Jesus moves in to teach more. Again notice what he doesn’t say. He doesn’t say, Peter, you sure are smarter than everyone else. How did you figure that out? I’m proud of you. Why can’t the rest of you be more like Peter? No, the first thing he says, is Blessed are you. You have been blessed. You have been given a great gift, a glimpse of so much beyond you. God himself has allowed you to see the truth. Instead of empty, back-slapping approval of Peter, Jesus acknowledges that his insight is evidence of God’s presence. That’s right, Peter. And you couldn’t have figured it out on your own.

Notice what has taken place here. Jesus has asked the disciples to consider their own understanding in comparison to the people around them. And then he has taken them to the consideration of themselves in relation to God.

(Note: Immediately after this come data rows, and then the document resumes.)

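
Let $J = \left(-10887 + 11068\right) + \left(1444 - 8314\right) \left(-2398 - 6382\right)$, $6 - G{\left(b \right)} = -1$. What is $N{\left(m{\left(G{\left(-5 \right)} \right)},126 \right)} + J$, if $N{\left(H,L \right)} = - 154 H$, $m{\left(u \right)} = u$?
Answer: $60317703$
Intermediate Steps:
$G{\left(b \right)} = 7$ ($G{\left(b \right)} = 6 - -1 = 6 + 1 = 7$)
$J = 60318781$ ($J = 181 - -60318600 = 181 + 60318600 = 60318781$)
$N{\left(m{\left(G{\left(-5 \right)} \right)},126 \right)} + J = \left(-154\right) 7 + 60318781 = -1078 + 60318781 = 60317703$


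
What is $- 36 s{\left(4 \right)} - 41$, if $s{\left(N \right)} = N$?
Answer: $-185$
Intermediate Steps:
$- 36 s{\left(4 \right)} - 41 = \left(-36\right) 4 - 41 = -144 - 41 = -185$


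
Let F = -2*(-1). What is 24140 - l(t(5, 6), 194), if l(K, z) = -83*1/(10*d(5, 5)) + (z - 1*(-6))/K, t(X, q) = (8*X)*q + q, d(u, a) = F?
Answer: 59392609/2460 ≈ 24143.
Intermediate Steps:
F = 2
d(u, a) = 2
t(X, q) = q + 8*X*q (t(X, q) = 8*X*q + q = q + 8*X*q)
l(K, z) = -83/20 + (6 + z)/K (l(K, z) = -83/(2*10) + (z - 1*(-6))/K = -83/20 + (z + 6)/K = -83*1/20 + (6 + z)/K = -83/20 + (6 + z)/K)
24140 - l(t(5, 6), 194) = 24140 - (6 + 194 - 249*(1 + 8*5)/10)/(6*(1 + 8*5)) = 24140 - (6 + 194 - 249*(1 + 40)/10)/(6*(1 + 40)) = 24140 - (6 + 194 - 249*41/10)/(6*41) = 24140 - (6 + 194 - 83/20*246)/246 = 24140 - (6 + 194 - 10209/10)/246 = 24140 - (-8209)/(246*10) = 24140 - 1*(-8209/2460) = 24140 + 8209/2460 = 59392609/2460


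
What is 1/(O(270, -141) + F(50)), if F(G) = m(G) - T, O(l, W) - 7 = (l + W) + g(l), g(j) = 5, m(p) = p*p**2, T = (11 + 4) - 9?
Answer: 1/125135 ≈ 7.9914e-6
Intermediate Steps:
T = 6 (T = 15 - 9 = 6)
m(p) = p**3
O(l, W) = 12 + W + l (O(l, W) = 7 + ((l + W) + 5) = 7 + ((W + l) + 5) = 7 + (5 + W + l) = 12 + W + l)
F(G) = -6 + G**3 (F(G) = G**3 - 1*6 = G**3 - 6 = -6 + G**3)
1/(O(270, -141) + F(50)) = 1/((12 - 141 + 270) + (-6 + 50**3)) = 1/(141 + (-6 + 125000)) = 1/(141 + 124994) = 1/125135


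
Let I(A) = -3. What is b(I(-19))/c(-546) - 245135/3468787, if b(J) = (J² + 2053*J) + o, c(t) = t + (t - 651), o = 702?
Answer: 125650893/41129903 ≈ 3.0550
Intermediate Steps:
c(t) = -651 + 2*t (c(t) = t + (-651 + t) = -651 + 2*t)
b(J) = 702 + J² + 2053*J (b(J) = (J² + 2053*J) + 702 = 702 + J² + 2053*J)
b(I(-19))/c(-546) - 245135/3468787 = (702 + (-3)² + 2053*(-3))/(-651 + 2*(-546)) - 245135/3468787 = (702 + 9 - 6159)/(-651 - 1092) - 245135*1/3468787 = -5448/(-1743) - 245135/3468787 = -5448*(-1/1743) - 245135/3468787 = 1816/581 - 245135/3468787 = 125650893/41129903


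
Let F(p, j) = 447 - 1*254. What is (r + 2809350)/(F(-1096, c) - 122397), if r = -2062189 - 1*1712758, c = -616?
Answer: 965597/122204 ≈ 7.9015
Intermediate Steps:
F(p, j) = 193 (F(p, j) = 447 - 254 = 193)
r = -3774947 (r = -2062189 - 1712758 = -3774947)
(r + 2809350)/(F(-1096, c) - 122397) = (-3774947 + 2809350)/(193 - 122397) = -965597/(-122204) = -965597*(-1/122204) = 965597/122204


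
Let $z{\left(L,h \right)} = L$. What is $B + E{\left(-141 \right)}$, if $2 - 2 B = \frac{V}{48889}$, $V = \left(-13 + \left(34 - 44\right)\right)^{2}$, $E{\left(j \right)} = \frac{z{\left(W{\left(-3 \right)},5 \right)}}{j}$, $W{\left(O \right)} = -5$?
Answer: $\frac{14200999}{13786698} \approx 1.0301$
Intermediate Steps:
$E{\left(j \right)} = - \frac{5}{j}$
$V = 529$ ($V = \left(-13 + \left(34 - 44\right)\right)^{2} = \left(-13 - 10\right)^{2} = \left(-23\right)^{2} = 529$)
$B = \frac{97249}{97778}$ ($B = 1 - \frac{529 \cdot \frac{1}{48889}}{2} = 1 - \frac{529}{97778} = \frac{97249}{97778} \approx 0.99459$)
$B + E{\left(-141 \right)} = \frac{97249}{97778} - \frac{5}{-141} = \frac{97249}{97778} - - \frac{5}{141} = \frac{97249}{97778} + \frac{5}{141} = \frac{14200999}{13786698}$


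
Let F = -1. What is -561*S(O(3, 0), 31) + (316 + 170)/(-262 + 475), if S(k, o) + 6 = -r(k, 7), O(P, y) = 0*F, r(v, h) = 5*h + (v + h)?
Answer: 1912050/71 ≈ 26930.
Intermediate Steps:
r(v, h) = v + 6*h (r(v, h) = 5*h + (h + v) = v + 6*h)
O(P, y) = 0 (O(P, y) = 0*(-1) = 0)
S(k, o) = -48 - k (S(k, o) = -6 - (k + 6*7) = -6 - (k + 42) = -6 - (42 + k) = -6 + (-42 - k) = -48 - k)
-561*S(O(3, 0), 31) + (316 + 170)/(-262 + 475) = -561*(-48 - 1*0) + (316 + 170)/(-262 + 475) = -561*(-48 + 0) + 486/213 = -561*(-48) + 486*(1/213) = 26928 + 162/71 = 1912050/71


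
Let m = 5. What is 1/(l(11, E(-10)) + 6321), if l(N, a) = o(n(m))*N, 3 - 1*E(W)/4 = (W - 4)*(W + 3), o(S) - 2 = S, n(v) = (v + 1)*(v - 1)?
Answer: 1/6607 ≈ 0.00015135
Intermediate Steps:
n(v) = (1 + v)*(-1 + v)
o(S) = 2 + S
E(W) = 12 - 4*(-4 + W)*(3 + W) (E(W) = 12 - 4*(W - 4)*(W + 3) = 12 - 4*(-4 + W)*(3 + W))
l(N, a) = 26*N (l(N, a) = (2 + (-1 + 5²))*N = (2 + (-1 + 25))*N = (2 + 24)*N = 26*N)
1/(l(11, E(-10)) + 6321) = 1/(26*11 + 6321) = 1/(286 + 6321) = 1/6607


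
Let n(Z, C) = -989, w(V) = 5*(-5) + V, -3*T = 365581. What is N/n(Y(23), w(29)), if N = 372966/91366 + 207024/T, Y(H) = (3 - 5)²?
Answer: -3618382677/1501557056177 ≈ -0.0024098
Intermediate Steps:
T = -365581/3 (T = -⅓*365581 = -365581/3 ≈ -1.2186e+5)
Y(H) = 4 (Y(H) = (-2)² = 4)
w(V) = -25 + V
N = 3618382677/1518257893 (N = 372966/91366 + 207024/(-365581/3) = 372966*(1/91366) + 207024*(-3/365581) = 16953/4153 - 621072/365581 = 3618382677/1518257893 ≈ 2.3832)
N/n(Y(23), w(29)) = (3618382677/1518257893)/(-989) = (3618382677/1518257893)*(-1/989) = -3618382677/1501557056177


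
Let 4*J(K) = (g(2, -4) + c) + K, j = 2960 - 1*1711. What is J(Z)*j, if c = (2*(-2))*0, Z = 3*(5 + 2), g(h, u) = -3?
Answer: 11241/2 ≈ 5620.5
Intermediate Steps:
Z = 21 (Z = 3*7 = 21)
c = 0 (c = -4*0 = 0)
j = 1249 (j = 2960 - 1711 = 1249)
J(K) = -¾ + K/4 (J(K) = ((-3 + 0) + K)/4 = (-3 + K)/4 = -¾ + K/4)
J(Z)*j = (-¾ + (¼)*21)*1249 = (-¾ + 21/4)*1249 = (9/2)*1249 = 11241/2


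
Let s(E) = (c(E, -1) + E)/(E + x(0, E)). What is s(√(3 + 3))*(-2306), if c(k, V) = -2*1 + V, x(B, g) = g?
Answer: -1153 + 1153*√6/2 ≈ 259.13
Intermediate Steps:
c(k, V) = -2 + V
s(E) = (-3 + E)/(2*E) (s(E) = ((-2 - 1) + E)/(E + E) = (-3 + E)/((2*E)) = (-3 + E)*(1/(2*E)) = (-3 + E)/(2*E))
s(√(3 + 3))*(-2306) = ((-3 + √(3 + 3))/(2*(√(3 + 3))))*(-2306) = ((-3 + √6)/(2*(√6)))*(-2306) = ((√6/6)*(-3 + √6)/2)*(-2306) = (√6*(-3 + √6)/12)*(-2306) = -1153*√6*(-3 + √6)/6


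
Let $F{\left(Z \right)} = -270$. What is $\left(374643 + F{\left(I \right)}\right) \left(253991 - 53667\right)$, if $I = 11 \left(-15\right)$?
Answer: $74995896852$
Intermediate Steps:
$I = -165$
$\left(374643 + F{\left(I \right)}\right) \left(253991 - 53667\right) = \left(374643 - 270\right) \left(253991 - 53667\right) = 374373 \cdot 200324 = 74995896852$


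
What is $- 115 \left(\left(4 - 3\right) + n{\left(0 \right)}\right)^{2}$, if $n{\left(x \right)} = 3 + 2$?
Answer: $-4140$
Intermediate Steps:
$n{\left(x \right)} = 5$
$- 115 \left(\left(4 - 3\right) + n{\left(0 \right)}\right)^{2} = - 115 \left(\left(4 - 3\right) + 5\right)^{2} = - 115 \left(1 + 5\right)^{2} = - 115 \cdot 6^{2} = \left(-115\right) 36 = -4140$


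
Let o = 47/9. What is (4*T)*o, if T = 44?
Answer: 8272/9 ≈ 919.11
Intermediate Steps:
o = 47/9 (o = 47*(⅑) = 47/9 ≈ 5.2222)
(4*T)*o = (4*44)*(47/9) = 176*(47/9) = 8272/9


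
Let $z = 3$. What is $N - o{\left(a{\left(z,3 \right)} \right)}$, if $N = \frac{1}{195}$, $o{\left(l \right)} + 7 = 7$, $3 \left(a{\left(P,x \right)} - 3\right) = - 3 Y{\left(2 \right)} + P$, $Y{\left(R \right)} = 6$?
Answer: $\frac{1}{195} \approx 0.0051282$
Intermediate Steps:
$a{\left(P,x \right)} = -3 + \frac{P}{3}$ ($a{\left(P,x \right)} = 3 + \frac{\left(-3\right) 6 + P}{3} = 3 + \frac{-18 + P}{3} = 3 + \left(-6 + \frac{P}{3}\right) = -3 + \frac{P}{3}$)
$o{\left(l \right)} = 0$ ($o{\left(l \right)} = -7 + 7 = 0$)
$N = \frac{1}{195} \approx 0.0051282$
$N - o{\left(a{\left(z,3 \right)} \right)} = \frac{1}{195} - 0 = \frac{1}{195} + 0 = \frac{1}{195}$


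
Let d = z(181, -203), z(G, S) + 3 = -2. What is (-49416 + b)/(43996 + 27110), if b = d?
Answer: -49421/71106 ≈ -0.69503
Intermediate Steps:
z(G, S) = -5 (z(G, S) = -3 - 2 = -5)
d = -5
b = -5
(-49416 + b)/(43996 + 27110) = (-49416 - 5)/(43996 + 27110) = -49421/71106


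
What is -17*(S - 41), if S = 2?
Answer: 663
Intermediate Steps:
-17*(S - 41) = -17*(2 - 41) = -17*(-39) = 663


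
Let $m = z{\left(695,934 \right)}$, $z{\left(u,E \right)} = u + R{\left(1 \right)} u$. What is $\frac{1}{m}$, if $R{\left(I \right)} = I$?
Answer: $\frac{1}{1390} \approx 0.00071942$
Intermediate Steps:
$z{\left(u,E \right)} = 2 u$ ($z{\left(u,E \right)} = u + 1 u = u + u = 2 u$)
$m = 1390$ ($m = 2 \cdot 695 = 1390$)
$\frac{1}{m} = \frac{1}{1390}$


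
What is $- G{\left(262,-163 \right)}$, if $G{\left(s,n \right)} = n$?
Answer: $163$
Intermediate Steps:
$- G{\left(262,-163 \right)} = \left(-1\right) \left(-163\right) = 163$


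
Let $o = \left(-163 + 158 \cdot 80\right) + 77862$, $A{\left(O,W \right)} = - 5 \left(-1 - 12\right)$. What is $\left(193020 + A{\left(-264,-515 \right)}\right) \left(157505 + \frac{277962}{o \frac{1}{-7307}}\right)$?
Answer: $\frac{785069184040395}{30113} \approx 2.6071 \cdot 10^{10}$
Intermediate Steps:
$A{\left(O,W \right)} = 65$ ($A{\left(O,W \right)} = \left(-5\right) \left(-13\right) = 65$)
$o = 90339$ ($o = \left(-163 + 12640\right) + 77862 = 12477 + 77862 = 90339$)
$\left(193020 + A{\left(-264,-515 \right)}\right) \left(157505 + \frac{277962}{o \frac{1}{-7307}}\right) = \left(193020 + 65\right) \left(157505 + \frac{277962}{90339 \frac{1}{-7307}}\right) = 193085 \left(157505 + \frac{277962}{90339 \left(- \frac{1}{7307}\right)}\right) = 193085 \left(157505 + \frac{277962}{- \frac{90339}{7307}}\right) = 193085 \left(157505 + 277962 \left(- \frac{7307}{90339}\right)\right) = 193085 \left(157505 - \frac{677022778}{30113}\right) = 193085 \cdot \frac{4065925287}{30113} = \frac{785069184040395}{30113}$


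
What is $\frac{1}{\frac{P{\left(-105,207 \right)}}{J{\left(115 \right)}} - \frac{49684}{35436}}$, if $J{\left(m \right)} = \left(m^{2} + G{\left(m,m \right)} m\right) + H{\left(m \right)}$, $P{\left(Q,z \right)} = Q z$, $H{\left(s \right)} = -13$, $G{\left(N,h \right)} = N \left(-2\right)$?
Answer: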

When I deal with myself as compared to you, I will inevitably be brought to a sense of failure or accomplishment. When I deal with myself as compared to God, I will inevitably be brought to a sense of blessing and giftedness. It doesn’t matter who I am relative to anyone else. Who I am is only important as it is considered relative to God.

After Jesus shifts their focus from themselves and the world to themselves in relation to God, he gives them a tremendous charge. He establishes the church, his church, and he gives authority. The authority is not to determine who belongs and who doesn’t. Authority by its very nature must draw on, and point to, something greater than just me. Jesus doesn’t give them the church and tell them to do what they think is right. Jesus puts them in the church and tells them to live out what they have been shown and what they will be shown. As long as they consider themselves relative to God, they will know what to do. When they slide into seeing themselves relative to other people, then they won’t be inviting anyone into the kingdom, only into their approval or criticism.

He ends by telling them to keep quiet for now. It’s a new teaching for them: they’re sophomores. They know a little but they’re not ready to show others anything just yet. If they did, it would probably only serve to glorify themselves instead of God. In all they are to do as the church, they are to center themselves on the question of who is the Christ. Jesus doesn’t tell them to go out with a good sense of who they are: he tells them to go out with a good sense of who he is, who God is.

The sacraments and liturgy of the church are gifts given to us to help us live into this charge. They help us move our focus from ourselves to the God who acts to save us. In baptism, we don’t hold up the candidate and say, Look how great she is. We hold up the candidate and proclaim, Great is the God who claims her soul. In Confirmation we don’t present someone to the bishop and say, This one knows all there is to know. We present people and remember that God continually acts to strengthen that which he has begun in us. At ordinations we don’t gather to congratulate someone on her priestly skills. We gather to praise God who will use even this person to spread the gospel. At burial, we don’t clamor around with talk about how grand a fellow he was. We mourn the loss of a loved one and proclaim that God will not allow death to defeat his purpose. It is the purpose of the church to remember who God is. It is not the purpose of the church to make you feel better about yourself, but to arouse an appreciation of the holiness of the Almighty.

Today we gather to do what Jesus has told us to do. We’re not here to say how great we are or merely to teach behavior to make us better people. We are here to say how great the kingdom is that we are invited to  enter. In all that we do here, may we teach more than good self-esteem or how to gain independence. May we encourage each other not to measure ourselves against others, but to see ourselves as blessed by God. And may we learn from each other that we are blessed by God’s kingdom. The question for us is not who we are and how we are doing; the question is who Christ is and what call he has upon our souls. It is God who saves us, not we ourselves.